This book adds richly not only to understanding of the unique form
of Daoism in Central Hunan today, but to the entire fashi tradition
that rose to prominence in the Song-Yuan. In the hills of China's
central Hunan province, an anxious young apprentice officiates over
a Daoist ritual known as the Banner Rite to Summon Sire Yin. Before
a crowd of masters, relatives, and villagers-and the entire
pantheon of gods and deceased masters ritually invited to witness
the event-he seeks to summon Celestial Lord Yin Jiao, the ferocious
deity who supplies the exorcistic power to protect and heal bodies
and spaces from illness and misfortune. If the apprentice cannot
bring forth the deity, the rite is considered a failure and the
ordination suspended: His entire professional career hangs in the
balance before it even begins. This richly textured study asks how
the Banner Rite works or fails to work in its own terms. How do the
cosmological, theological, and anthropological assumptions
ensconced in the ritual itself account for its own efficacy or
inefficacy? Weaving together ethnography, textual analysis,
photography, and film, David J. Mozina invites readers into the
religious world of ritual masters in today's south China. He shows
that the efficacy of rituals like the Banner Rite is driven by the
ability of a ritual master to form an intimate relationship with
exorcistic deities like Yin Jiao, which is far from guaranteed.
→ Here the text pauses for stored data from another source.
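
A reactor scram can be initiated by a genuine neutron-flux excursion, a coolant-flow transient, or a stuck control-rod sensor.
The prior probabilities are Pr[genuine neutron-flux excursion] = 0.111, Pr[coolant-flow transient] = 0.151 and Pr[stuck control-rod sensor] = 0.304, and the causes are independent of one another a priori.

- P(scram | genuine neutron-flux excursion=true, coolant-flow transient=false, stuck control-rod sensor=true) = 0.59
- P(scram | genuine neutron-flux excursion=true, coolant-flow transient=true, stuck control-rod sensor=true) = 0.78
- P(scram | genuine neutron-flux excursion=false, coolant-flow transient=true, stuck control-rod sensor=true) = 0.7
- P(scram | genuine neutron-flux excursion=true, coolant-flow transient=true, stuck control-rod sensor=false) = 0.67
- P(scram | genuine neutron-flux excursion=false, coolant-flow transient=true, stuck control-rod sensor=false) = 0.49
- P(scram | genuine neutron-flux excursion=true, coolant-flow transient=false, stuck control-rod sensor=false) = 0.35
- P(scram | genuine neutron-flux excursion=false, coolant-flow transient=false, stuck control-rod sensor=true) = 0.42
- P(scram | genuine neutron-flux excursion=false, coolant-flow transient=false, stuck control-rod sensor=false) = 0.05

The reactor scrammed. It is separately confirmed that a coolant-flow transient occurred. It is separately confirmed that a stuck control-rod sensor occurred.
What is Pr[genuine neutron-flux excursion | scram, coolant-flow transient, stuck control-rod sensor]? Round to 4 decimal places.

For the numerator, keep only genuine neutron-flux excursion=true terms: 0.78×0.111 = 0.086580
Normalizer over all consistent configurations: 0.7×0.889 + 0.78×0.111 = 0.708880
Posterior = 0.086580 / 0.708880 ≈ 0.1221

Pr[genuine neutron-flux excursion | scram, coolant-flow transient, stuck control-rod sensor] ≈ 0.1221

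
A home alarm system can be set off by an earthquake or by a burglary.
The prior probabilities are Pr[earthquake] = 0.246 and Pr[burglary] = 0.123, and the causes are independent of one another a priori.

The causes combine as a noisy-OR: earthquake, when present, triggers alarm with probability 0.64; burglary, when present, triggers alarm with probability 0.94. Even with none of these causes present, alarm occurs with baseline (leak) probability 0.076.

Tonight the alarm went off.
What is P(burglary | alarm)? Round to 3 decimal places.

P(burglary | alarm) ≈ 0.376

Under noisy-OR, P(alarm | causes) = 1 − (1−0.076)·∏(1−qᵢ) over the active causes.
P(alarm) = 0.076×0.754×0.877 + 0.94456×0.754×0.123 + 0.66736×0.246×0.877 + 0.980042×0.246×0.123 = 0.050256 + 0.087600 + 0.143978 + 0.029654 = 0.311488
Restricting to configurations with burglary present: 0.087600 + 0.029654 = 0.117254.
P(burglary | alarm) = 0.117254 / 0.311488 ≈ 0.376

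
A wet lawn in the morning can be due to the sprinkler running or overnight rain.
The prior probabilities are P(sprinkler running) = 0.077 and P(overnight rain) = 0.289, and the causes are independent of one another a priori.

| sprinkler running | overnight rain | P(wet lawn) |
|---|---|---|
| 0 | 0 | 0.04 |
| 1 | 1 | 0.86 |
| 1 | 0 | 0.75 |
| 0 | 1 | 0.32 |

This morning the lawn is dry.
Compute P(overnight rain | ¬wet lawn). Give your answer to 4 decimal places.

P(overnight rain | ¬wet lawn) ≈ 0.2228

Weight on overnight rain=true, given the evidence: 0.181388 + 0.003115 = 0.184503
Normalizer over all consistent configurations: 0.96*0.923*0.711 + 0.68*0.923*0.289 + 0.25*0.077*0.711 + 0.14*0.077*0.289 = 0.828193
Posterior = 0.184503 / 0.828193 ≈ 0.2228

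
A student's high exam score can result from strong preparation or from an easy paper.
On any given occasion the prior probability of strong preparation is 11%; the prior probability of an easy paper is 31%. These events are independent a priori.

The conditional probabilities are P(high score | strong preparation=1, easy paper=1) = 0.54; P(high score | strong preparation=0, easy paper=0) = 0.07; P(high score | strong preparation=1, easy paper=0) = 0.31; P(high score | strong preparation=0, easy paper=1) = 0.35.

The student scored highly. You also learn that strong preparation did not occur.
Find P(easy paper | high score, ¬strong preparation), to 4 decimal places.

P(high score | ¬strong preparation) = 0.07·0.69 + 0.35·0.31 = 0.048300 + 0.108500 = 0.156800
Of this, 0.108500 comes from 0.35·0.31 (the easy paper=true cases).
P(easy paper | high score, ¬strong preparation) = 0.108500 / 0.156800 ≈ 0.6920

P(easy paper | high score, ¬strong preparation) ≈ 0.6920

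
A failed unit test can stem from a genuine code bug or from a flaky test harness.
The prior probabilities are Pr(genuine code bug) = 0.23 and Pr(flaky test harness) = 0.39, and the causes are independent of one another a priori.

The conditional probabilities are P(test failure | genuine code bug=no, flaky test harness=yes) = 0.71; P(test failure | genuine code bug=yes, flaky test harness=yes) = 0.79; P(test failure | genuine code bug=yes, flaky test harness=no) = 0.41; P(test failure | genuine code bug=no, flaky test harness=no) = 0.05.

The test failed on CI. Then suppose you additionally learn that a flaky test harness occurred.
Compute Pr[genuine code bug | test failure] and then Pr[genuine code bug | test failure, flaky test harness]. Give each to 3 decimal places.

P(test failure) = 0.05×0.77×0.61 + 0.71×0.77×0.39 + 0.41×0.23×0.61 + 0.79×0.23×0.39 = 0.023485 + 0.213213 + 0.057523 + 0.070863 = 0.365084
Of this, 0.128386 comes from 0.057523 + 0.070863 (the genuine code bug=true cases).
Hence the posterior is 0.128386/0.365084 ≈ 0.352.

Now also conditioning on flaky test harness=true:
Weight on genuine code bug=true, given the evidence: 0.79·0.23 = 0.181700
Normalizer over all consistent configurations: 0.71·0.77 + 0.79·0.23 = 0.728400
P(genuine code bug | test failure, flaky test harness) = 0.181700/0.728400 ≈ 0.249
This is intercausal reasoning (explaining away): once flaky test harness accounts for the test failure, genuine code bug becomes less likely.

Pr[genuine code bug | test failure] ≈ 0.352; Pr[genuine code bug | test failure, flaky test harness] ≈ 0.249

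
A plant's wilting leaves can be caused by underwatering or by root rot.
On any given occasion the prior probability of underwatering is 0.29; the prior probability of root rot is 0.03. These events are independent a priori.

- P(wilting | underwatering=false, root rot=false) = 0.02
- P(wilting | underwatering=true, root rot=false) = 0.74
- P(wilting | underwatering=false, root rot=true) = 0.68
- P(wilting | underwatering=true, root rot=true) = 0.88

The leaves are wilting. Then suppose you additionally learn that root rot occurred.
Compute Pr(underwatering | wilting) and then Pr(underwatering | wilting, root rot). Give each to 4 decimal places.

P(wilting) = 0.02*0.71*0.97 + 0.68*0.71*0.03 + 0.74*0.29*0.97 + 0.88*0.29*0.03 = 0.013774 + 0.014484 + 0.208162 + 0.007656 = 0.244076
Of this, 0.215818 comes from 0.208162 + 0.007656 (the underwatering=true cases).
So P(underwatering | wilting) = 0.215818/0.244076 ≈ 0.8842.

Now condition on the additional information:
By total probability over both values of underwatering:
  P(wilting | root rot) = 0.68*0.71 + 0.88*0.29
        = 0.482800 + 0.255200 = 0.738000
The terms with underwatering present sum to 0.255200, so
  P(underwatering | wilting, root rot) = 0.255200 / 0.738000 ≈ 0.3458

Pr(underwatering | wilting) ≈ 0.8842; Pr(underwatering | wilting, root rot) ≈ 0.3458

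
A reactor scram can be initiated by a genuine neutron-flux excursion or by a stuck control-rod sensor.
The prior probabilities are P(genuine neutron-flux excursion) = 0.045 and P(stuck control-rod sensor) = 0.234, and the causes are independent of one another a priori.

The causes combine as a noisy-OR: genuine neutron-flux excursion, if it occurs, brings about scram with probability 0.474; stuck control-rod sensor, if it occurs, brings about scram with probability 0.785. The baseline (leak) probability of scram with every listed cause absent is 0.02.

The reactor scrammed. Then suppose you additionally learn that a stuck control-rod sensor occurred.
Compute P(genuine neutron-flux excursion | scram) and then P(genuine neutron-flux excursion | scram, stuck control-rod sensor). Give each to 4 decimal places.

P(genuine neutron-flux excursion | scram) ≈ 0.1201; P(genuine neutron-flux excursion | scram, stuck control-rod sensor) ≈ 0.0504

Under noisy-OR, P(scram | causes) = 1 − (1−0.02)·∏(1−qᵢ) over the active causes.
Weight on genuine neutron-flux excursion=true, given the evidence: 0.016701 + 0.009363 = 0.026064
The normalizing constant is 0.02*0.955*0.766 + 0.7893*0.955*0.234 + 0.48452*0.045*0.766 + 0.889172*0.045*0.234 = 0.217080
Posterior = 0.026064 / 0.217080 ≈ 0.1201

Now also conditioning on stuck control-rod sensor=true:
For the numerator, keep only genuine neutron-flux excursion=true terms: 0.889172·0.045 = 0.040013
The normalizing constant is 0.7893·0.955 + 0.889172·0.045 = 0.793794
Posterior = 0.040013 / 0.793794 ≈ 0.0504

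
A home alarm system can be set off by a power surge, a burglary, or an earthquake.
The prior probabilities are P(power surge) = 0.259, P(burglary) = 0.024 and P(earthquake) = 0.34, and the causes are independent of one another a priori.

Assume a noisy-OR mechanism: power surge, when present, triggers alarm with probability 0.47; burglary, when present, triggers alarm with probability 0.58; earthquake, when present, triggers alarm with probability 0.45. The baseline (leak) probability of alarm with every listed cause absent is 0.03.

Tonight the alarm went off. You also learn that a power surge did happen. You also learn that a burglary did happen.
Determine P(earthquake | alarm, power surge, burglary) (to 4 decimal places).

Under noisy-OR, P(alarm | causes) = 1 − (1−0.03)·∏(1−qᵢ) over the active causes.
Enumerate both values of earthquake and weight by the priors:
  P(alarm | power surge, burglary) = 0.784078×0.66 + 0.881243×0.34
        = 0.517491 + 0.299623 = 0.817114
Keeping only the earthquake-present terms gives 0.299623, so
  P(earthquake | alarm, power surge, burglary) = 0.299623 / 0.817114 ≈ 0.3667

P(earthquake | alarm, power surge, burglary) ≈ 0.3667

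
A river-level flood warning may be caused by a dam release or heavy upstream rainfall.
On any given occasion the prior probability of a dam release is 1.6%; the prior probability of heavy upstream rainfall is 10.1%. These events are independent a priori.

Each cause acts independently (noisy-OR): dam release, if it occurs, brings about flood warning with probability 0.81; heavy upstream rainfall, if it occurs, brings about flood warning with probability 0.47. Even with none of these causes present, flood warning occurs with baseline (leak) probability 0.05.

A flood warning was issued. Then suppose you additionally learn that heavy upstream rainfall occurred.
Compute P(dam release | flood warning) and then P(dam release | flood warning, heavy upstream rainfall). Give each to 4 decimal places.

Under noisy-OR, P(flood warning | causes) = 1 − (1−0.05)·∏(1−qᵢ) over the active causes.
By total probability over the 4 (dam release, heavy upstream rainfall) configurations:
  P(flood warning) = 0.05·0.984·0.899 + 0.4965·0.984·0.101 + 0.8195·0.016·0.899 + 0.904335·0.016·0.101
        = 0.044231 + 0.049344 + 0.011788 + 0.001461 = 0.106824
Configurations with dam release contribute 0.013249, so
  P(dam release | flood warning) = 0.013249 / 0.106824 ≈ 0.1240

Now condition on the additional information:
By total probability over both values of dam release:
  P(flood warning | heavy upstream rainfall) = 0.4965·0.984 + 0.904335·0.016
        = 0.488556 + 0.014469 = 0.503025
The terms with dam release present sum to 0.014469, so
  P(dam release | flood warning, heavy upstream rainfall) = 0.014469 / 0.503025 ≈ 0.0288
Conditioning on heavy upstream rainfall lowers the posterior on dam release: the classic explaining-away effect in a common-effect structure.

P(dam release | flood warning) ≈ 0.1240; P(dam release | flood warning, heavy upstream rainfall) ≈ 0.0288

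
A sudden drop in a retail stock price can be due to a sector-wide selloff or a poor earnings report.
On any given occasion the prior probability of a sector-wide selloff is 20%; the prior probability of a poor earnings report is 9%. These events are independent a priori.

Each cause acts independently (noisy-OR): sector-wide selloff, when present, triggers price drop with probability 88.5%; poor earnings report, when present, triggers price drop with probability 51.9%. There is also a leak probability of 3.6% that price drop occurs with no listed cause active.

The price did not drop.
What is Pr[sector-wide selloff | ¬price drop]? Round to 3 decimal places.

Under noisy-OR, P(price drop | causes) = 1 − (1−0.036)·∏(1−qᵢ) over the active causes.
By total probability over the 4 (sector-wide selloff, poor earnings report) configurations:
  P(¬price drop) = 0.964*0.8*0.91 + 0.463684*0.8*0.09 + 0.11086*0.2*0.91 + 0.053324*0.2*0.09
        = 0.701792 + 0.033385 + 0.020177 + 0.000960 = 0.756314
Configurations with sector-wide selloff contribute 0.021137, so
  P(sector-wide selloff | ¬price drop) = 0.021137 / 0.756314 ≈ 0.028

Pr[sector-wide selloff | ¬price drop] ≈ 0.028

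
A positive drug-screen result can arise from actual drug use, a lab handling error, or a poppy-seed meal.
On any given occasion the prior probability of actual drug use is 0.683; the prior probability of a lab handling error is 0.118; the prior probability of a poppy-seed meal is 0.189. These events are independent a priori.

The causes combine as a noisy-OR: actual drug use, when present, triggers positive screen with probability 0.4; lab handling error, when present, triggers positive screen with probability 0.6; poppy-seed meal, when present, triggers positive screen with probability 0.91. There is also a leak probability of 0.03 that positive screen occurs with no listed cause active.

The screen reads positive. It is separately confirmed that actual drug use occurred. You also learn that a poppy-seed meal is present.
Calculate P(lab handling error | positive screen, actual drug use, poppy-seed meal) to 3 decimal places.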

Mozina reveals the ways in which such ritual claims are rooted in
the great liturgical movements of the Song and Yuan dynasties
(960-1368) and how they are performed these days amid the social
and economic pressures of rural life in the post-Mao era. Written
for students and scholars of Daoism and Chinese religion, Knotting
the Banner will also appeal to anthropologists and comparative
religionists, especially those working on ritual.